Saturday 19 August 2017

A guide to Wales's Michelin-starred restaurants

Pogs. Panini Stickers. Trolls. Stamps. Pokemon.

Gotta catch 'em all.

Humans have a natural tendency to collect things and I’m no different.

Earlier this year I finally visited all seven of Wales’s Michelin starred restaurants. Whilst this "achievement" has hammered my bank balance over the last few years, I’ve eaten some really memorable meals from Wales’s very top chefs.

So, here’s my guide to Wales’s Michelin stars. Follow the links for my full reviews:

Sosban and The Old Butchers, Menai Bridge, Anglesey

Wales’s smallest Michelin-starred restaurant has just sixteen covers and gets booked up months in advance. The menu incorporates foraged ingredients and modern interpretations of classic flavour combinations in dishes like sour cream porridge with mushroom and bacon. 

Pork cheek tart with yoghurt, liquorice and sweet cicely
The Walnut Tree, Abergavenny, Monmouthshire

The Walnut Tree is the least Michelin-starry of Wales’s Michelin-starred restaurants. Shaun Hill, one of the elder statesmen of British cooking, cooks dishes with bold flavours, unglamorous ingredients and straightforward presentation in an informal setting.

Pheasant pudding with sage and bacon
Tyddyn Llan, Llandrillo, Denbighsire

From the floral curtains to the food, Tyddyn Llan is Wales’s most traditional Michelin-starred restaurant. Bryan Webb’s generous cooking sees classic flavour combinations cooked with French technique.
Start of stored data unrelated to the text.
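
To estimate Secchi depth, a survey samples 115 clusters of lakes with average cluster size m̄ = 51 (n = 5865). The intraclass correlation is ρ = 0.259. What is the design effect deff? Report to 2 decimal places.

deff = 1 + (51 − 1)·0.259 = 1 + 12.95 = 13.95.

13.95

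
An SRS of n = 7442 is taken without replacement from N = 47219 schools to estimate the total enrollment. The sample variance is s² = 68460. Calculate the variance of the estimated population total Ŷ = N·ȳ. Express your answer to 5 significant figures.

Var(Ŷ) = N²·Var(ȳ) = N²·(1 − n/N)·s²/n.
f = 7442/47219 = 0.15760605; Var(ȳ) = 0.84239395·68460/7442 = 7.7492999.
Var(Ŷ) = 47219² · 7.7492999 = 1.7278102 × 10^10.

1.7278 × 10^10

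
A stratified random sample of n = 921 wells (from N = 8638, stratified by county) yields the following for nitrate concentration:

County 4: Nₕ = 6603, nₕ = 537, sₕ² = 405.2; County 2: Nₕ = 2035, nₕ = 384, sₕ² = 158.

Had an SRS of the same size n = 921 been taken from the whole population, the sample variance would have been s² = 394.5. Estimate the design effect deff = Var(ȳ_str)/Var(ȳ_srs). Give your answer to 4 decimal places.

1.1069

Var(ȳ_str) = Σ Wₕ²(1−fₕ)sₕ²/nₕ with Wₕ = Nₕ/8638:
  County 4: (6603/8638)²·(1−537/6603)·405.2/537 = 0.40505356
  County 2: (2035/8638)²·(1−384/2035)·158/384 = 0.018527249
  → Var(ȳ_str) = 0.42358081.
Var(ȳ_srs) = (1 − 921/8638)·394.5/921 = 0.38266847.
deff = 0.42358081 / 0.38266847 = 1.1069.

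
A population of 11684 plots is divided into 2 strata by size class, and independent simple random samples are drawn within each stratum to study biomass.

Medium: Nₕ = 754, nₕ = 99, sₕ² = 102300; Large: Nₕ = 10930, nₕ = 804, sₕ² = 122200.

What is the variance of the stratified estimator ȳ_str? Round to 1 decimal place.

127.0

Var(ȳ_str) = Σₕ Wₕ²(1 − fₕ)sₕ²/nₕ with Wₕ = Nₕ/N, N = 11684.
Medium: Wₕ = 0.06453269; term = 0.06453269²·(1 − 0.13129973)·102300/99 = 3.7382642.
Large: Wₕ = 0.93546731; term = 0.93546731²·(1 − 0.07355901)·122200/804 = 123.22254.
Sum = 126.9608.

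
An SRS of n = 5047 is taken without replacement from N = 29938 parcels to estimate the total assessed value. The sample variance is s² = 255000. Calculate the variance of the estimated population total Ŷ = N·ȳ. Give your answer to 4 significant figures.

3.765 × 10^10

Var(Ŷ) = N²·Var(ȳ) = N²·(1 − n/N)·s²/n.
f = 5047/29938 = 0.16858174; Var(ȳ) = 0.83141826·255000/5047 = 42.007461.
Var(Ŷ) = 29938² · 42.007461 = 3.7650609 × 10^10.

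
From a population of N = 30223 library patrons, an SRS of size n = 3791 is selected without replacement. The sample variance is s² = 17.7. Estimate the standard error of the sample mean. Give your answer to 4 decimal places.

0.0639

Under SRS without replacement, Var(ȳ) = (1 − f)·s²/n with f = n/N = 3791/30223 = 0.12543427.
Var(ȳ) = (1 − 0.12543427)·17.7/3791 = 0.87456573·0.0046689528 = 0.0040833061.
SE(ȳ) = √(0.0040833061) = 0.0639.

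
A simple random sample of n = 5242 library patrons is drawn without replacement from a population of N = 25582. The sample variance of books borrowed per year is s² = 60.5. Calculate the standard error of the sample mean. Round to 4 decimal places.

Under SRS without replacement, Var(ȳ) = (1 − f)·s²/n with f = n/N = 5242/25582 = 0.20490970.
Var(ȳ) = (1 − 0.20490970)·60.5/5242 = 0.79509030·0.011541396 = 0.0091764523.
SE(ȳ) = √(0.0091764523) = 0.0958.

0.0958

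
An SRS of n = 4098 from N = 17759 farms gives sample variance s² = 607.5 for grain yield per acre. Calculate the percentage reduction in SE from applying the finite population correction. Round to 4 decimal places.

f = n/N = 4098/17759 = 0.23075624.
SE_no-fpc = √(s²/n) = 0.38502343; SE_fpc = √((1−f)s²/n) = 0.33769074.
Ratio = √(1−f) = 0.87706543. Reduction = 100·(1 − 0.87706543) = 12.2935%.

12.2935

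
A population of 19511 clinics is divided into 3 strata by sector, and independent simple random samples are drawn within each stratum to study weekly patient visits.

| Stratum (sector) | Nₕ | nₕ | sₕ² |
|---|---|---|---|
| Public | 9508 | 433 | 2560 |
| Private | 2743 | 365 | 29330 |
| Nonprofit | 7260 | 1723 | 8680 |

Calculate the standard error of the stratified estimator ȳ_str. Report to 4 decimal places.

Var(ȳ_str) = Σₕ Wₕ²(1 − fₕ)sₕ²/nₕ with Wₕ = Nₕ/N, N = 19511.
Public: Wₕ = 0.48731485; term = 0.48731485²·(1 − 0.04554060)·2560/433 = 1.3400741.
Private: Wₕ = 0.14058736; term = 0.14058736²·(1 − 0.13306599)·29330/365 = 1.3768854.
Nonprofit: Wₕ = 0.37209779; term = 0.37209779²·(1 − 0.23732782)·8680/1723 = 0.53196926.
Sum = 3.2489288.
SE = √(3.2489288) = 1.8025.

1.8025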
Hake with laverbread beurre blanc and samphire
Ynyshir, Machynlleth, Powys

Gareth Ward’s cooking pushes the most boundaries out of Wales’s Michelin stars with his Japanese influenced food that utilises plenty of pickles. I wasn’t fully sold on challenging flavour combinations like dark chocolate with shiitake mushroom but Ynyshir is the highest ranked restaurant in Wales in the Good Food Guide 2018.

Pork belly with black bean sauce
Restaurant James Sommerin, Penarth, Vale of Glamorgan

With its pretty seafront location just outside Cardiff, Restaurant James Sommerin is the Michelin-starred restaurant I’ve visited more than any other. Sommerin’s cooking combines bold flavours with striking presentation. Highlights from a recent meal included venison tartare with cep and confit duck with artichoke. 

Venison tartare with cep and carrot
The Whitebrook, Monmouthshire

Located in rural Monmouthshire, this pretty restaurant with rooms is run by Chris Harrod, a chef that learnt his craft under the legendary Raymond Blanc. Harrod’s comforting food utilises locally foraged ingredients like mugwort, scurvy grass and lesser celandine.

Golden Cenarth dumplings with duck gizzard, salt baked turnip and sorrel puree
The Checkers, Montgomery, Montgomeryshire

Mid Wales’s Checkers is a family affair - head Chef Stéphane Borie is married to head pastry chef Sarah whilst her sister Kathryn runs front of house. This translates into a passion that radiates from every wooden beam of this renovated coaching inn. Borie’s gutsy French cooking delivers huge flavour and technique.